The decision will have little impact in California, which already prohibits employment discrimination based on sexual orientation, gender expression, and gender identity.  Even California employers, however, will have to revise training materials and programs, to update this federal law development.

Comcast Corp. v. National Association of African American-Owned Media

The Court in Comcast addressed the plaintiff’s burden of proof in cases brought under 42 U.S.C. § 1981. That federal statute, part of the Civil Rights Act of 1866, guarantees “[a]ll persons . . . the same right . . . to make and enforce contracts . . . as is enjoyed by white citizens.”  Although Comcast is not an employment case, the statute applies to employment contracts.

The National Association’s and Comcast’s dispute arose over whether Comcast would carry certain channels on its cable network. The National Association claimed Comcast’s decisions were motivated by race discrimination. Comcast responded that the decisions were based on only business considerations.
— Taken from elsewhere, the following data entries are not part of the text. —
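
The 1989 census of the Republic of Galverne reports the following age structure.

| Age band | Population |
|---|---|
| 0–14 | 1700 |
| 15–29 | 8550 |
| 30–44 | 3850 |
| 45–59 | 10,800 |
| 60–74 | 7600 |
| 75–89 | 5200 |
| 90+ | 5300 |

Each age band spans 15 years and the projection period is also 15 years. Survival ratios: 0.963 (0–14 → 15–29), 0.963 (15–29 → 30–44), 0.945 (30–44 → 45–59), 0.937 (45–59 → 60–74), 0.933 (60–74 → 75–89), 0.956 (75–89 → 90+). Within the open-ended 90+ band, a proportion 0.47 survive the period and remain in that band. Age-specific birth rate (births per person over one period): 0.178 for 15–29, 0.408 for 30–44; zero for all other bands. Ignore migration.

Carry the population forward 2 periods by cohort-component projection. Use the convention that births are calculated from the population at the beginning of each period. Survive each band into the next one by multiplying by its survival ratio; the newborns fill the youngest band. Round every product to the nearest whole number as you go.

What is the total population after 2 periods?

Period 1.
Births: 8550 × 0.178 = 1522 ; 3850 × 0.408 = 1571 ⇒ total 3093
15–29: 1700 × 0.963 = 1637
30–44: 8550 × 0.963 = 8234
45–59: 3850 × 0.945 = 3638
60–74: 10800 × 0.937 = 10120
75–89: 7600 × 0.933 = 7091
90+: 5200 × 0.956 + 5300 × 0.47 = 4971 + 2491 = 7462
Population now: 0–14=3093, 15–29=1637, 30–44=8234, 45–59=3638, 60–74=10120, 75–89=7091, 90+=7462
Period 2.
Births: 1637 × 0.178 = 291 ; 8234 × 0.408 = 3359 ⇒ total 3650
15–29: 3093 × 0.963 = 2979
30–44: 1637 × 0.963 = 1576
45–59: 8234 × 0.945 = 7781
60–74: 3638 × 0.937 = 3409
75–89: 10120 × 0.933 = 9442
90+: 7091 × 0.956 + 7462 × 0.47 = 6779 + 3507 = 10286
Population now: 0–14=3650, 15–29=2979, 30–44=1576, 45–59=7781, 60–74=3409, 75–89=9442, 90+=10286
Total after period 2: 3650 + 2979 + 1576 + 7781 + 3409 + 9442 + 10286 = 39123

39123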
The Court held that the traditional “but-for” causation standard applies to § 1981. That is, the plaintiff must establish that the negative action would not have occurred were it not for race discrimination.

Dept. of Homeland Security v. Regents of the Univ. of Cal.

The Obama administration’s Department of Homeland Security issued a memorandum creating the Deferred Action for Childhood Arrivals program better known as “DACA.”  In essence, DACA conferred upon certain undocumented immigrants protection from deportation, as well as other benefits normally unavailable to them. The DHS later expanded the program to parents via another memorandum known as DAPA.

Court challenges ensued.  In addition, the Trump administration rescinded both DACA and DAPA via memoranda.  Neither administration followed the Administrative Procedure Act, which generally dictates the regulatory processes the Executive Branch must follow.

The Supreme Court decided that, although DACA and DAPA were not implemented under the APA, the Trump administration was required to follow that law to rescind these programs.  The Court noted that the administration remained free to cancel the programs by following the proper procedures, and sent the cases back to the DHS so it could do so.

For now, DACA and DAPA remain in effect unless or until they are rescinded, or Congress takes action on immigration law.

Cases on the Docket

As of now, there are only a few employment law-related cases for the Court to decide. The Court has yet to rule in Our Lady of Guadalupe School v. Morrissey-Berru.  That case presents the issue: “Whether the First Amendment’s religion clauses prevent civil courts from adjudicating employment-discrimination claims brought by an employee against her religious employer, when the employee carried out important religious functions.”  The Court in Trump v. Pennsylvania will decide whether the administration properly expanded the “conscience exemption” to the ACA’s contraceptive-coverage mandate. The Court may decide these cases later this summer, or next Term.

In California v. Texas, the Court is asked to decide whether the ACA is unconstitutional given the government eliminated the “individual mandate” requiring people to purchase minimum insurance coverage. That decision likely will issue next Term, which begins in October 2020.